With many Americans still bitter over Washington's assistance to large banks during the 2008 global financial crisis, Biden made a point in his speech of saying no bailout was happening under his watch.
"No losses, and this is an important point, no losses will be borne by the taxpayers," he said. "Let me repeat that: no losses will be borne by the taxpayers. Instead the money will come from the fees that banks pay into the Deposit Insurance Fund."
Biden also noted that "management of these banks will be fired", and "investors in the banks will not be protected. They knowingly took a risk. And when the risk didn't pay off, investors lose their money. That's how capitalism works".
The President has called for Congress to restore banking regulations first implemented after the 2008 financial crisis but rolled back by then President Donald Trump.
The 2010 Dodd-Frank Wall Street Reform and Consumer Protection Act signed by President Barack Obama increased financial regulations on banks in the wake of the crisis, but in 2018, Trump eased those rules - which Biden said set the stage for the failures of Silicon Valley Bank and Signature Bank, a New York-based institution that closed over the weekend, The Guardian reported.
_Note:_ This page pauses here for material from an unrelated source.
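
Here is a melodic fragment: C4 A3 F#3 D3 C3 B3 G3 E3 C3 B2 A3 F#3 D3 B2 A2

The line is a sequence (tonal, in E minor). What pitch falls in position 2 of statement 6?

C3

Grouping in 5s, the 2nd note of each cell is A3, G3, F#3.
Each moves down a 2nd. Continuing: E3 → D3 → C3.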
"We must reduce the risk of this happening again," Biden said. "During the Obama-Biden administration, we put in place tough requirements on banks, like Silicon Valley Bank and Signature Bank, including the Dodd-Frank law, to make sure that the crisis we saw in 2008 would not happen again. Unfortunately, the last administration rolled back some of these requirements. I'm going to ask Congress and the banking regulators to strengthen the rules for banks to make it less likely this kind of bank failure would happen again, and to protect American jobs and small businesses."
He also called for an investigation into how the two banks went down, The Guardian reported.